Denmark's plan to seize migrants' valuables 'despicable': Human Rights Watch

A refugee tent camp in Thisted, northern Jutland, Denmark on Jan 13, 2016. PHOTO: EPA

ISTANBUL (AFP) - Legislation agreed in Denmark to seize the valuables of refugees in the hope of limiting the flow of migrants is "despicable", US-based rights watchdog Human Rights Watch (HRW) said on Wednesday (Jan 27).

"I think it's despicable that Denmark and also in a sense Switzerland are moving to seize the last remaining assets of people, who by virtue of their movement and vulnerability tend to be impoverished and have very little on them," the executive director of HRW, Kenneth Roth, told a news conference in Istanbul.

Denmark's parliament on Tuesday adopted reforms aimed at dissuading migrants from seeking asylum by delaying family reunifications and allowing authorities to seize valuables to pay for the stay of migrants in asylum centres.

Meanwhile, Swiss law has since the 1990s required asylum seekers to contribute to the costs of hosting them in the wealthy Alpine country.

"Does a rich country like Denmark really need to strip the very assets of these desperate asylum seekers before providing them basic services?" asked Roth, who was presenting HRW's annual report in Istanbul.
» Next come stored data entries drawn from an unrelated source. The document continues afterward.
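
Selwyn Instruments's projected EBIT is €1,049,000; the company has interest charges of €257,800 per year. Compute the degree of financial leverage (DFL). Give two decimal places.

Interest = €257,800.00.
DFL = EBIT ÷ (EBIT − I) = €1,049,000 ÷ (€1,049,000 − €257,800.00) = €1,049,000 ÷ €791,200.00 = 1.3258.

1.33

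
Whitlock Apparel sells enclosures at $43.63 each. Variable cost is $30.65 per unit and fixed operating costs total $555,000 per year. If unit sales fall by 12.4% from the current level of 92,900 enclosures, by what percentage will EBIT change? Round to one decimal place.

-23.0%

Total contribution margin = 92,900 × $12.98 = $1,205,842.00.
Operating income = contribution − fixed costs = $1,205,842.00 − $555,000 = $650,842.00.
DOL = contribution ÷ EBIT = $1,205,842.00 ÷ $650,842.00 = 1.8527.
Operating income changes by 1.8527 × -12.4% = -23.0%.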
"If Denmark wanted the asylum seekers to pay back, they would get them a job, which is what most asylum seekers want," he added.

He said the seizure plans appear "purely vindicative and purely an effort to send a signal 'don't you dare come to Denmark if you're an asylum seeker who has arrived to European Union'".

"That cold hearted response is not what we would expect from a wealthy European Union member," he added.

Some have likened the Danish proposals to the confiscation of gold and other valuables from Jews by the Nazis during the Holocaust.

But Prime Minister Lars Lokke Rasmussen defended it as "the most misunderstood bill in Denmark's history."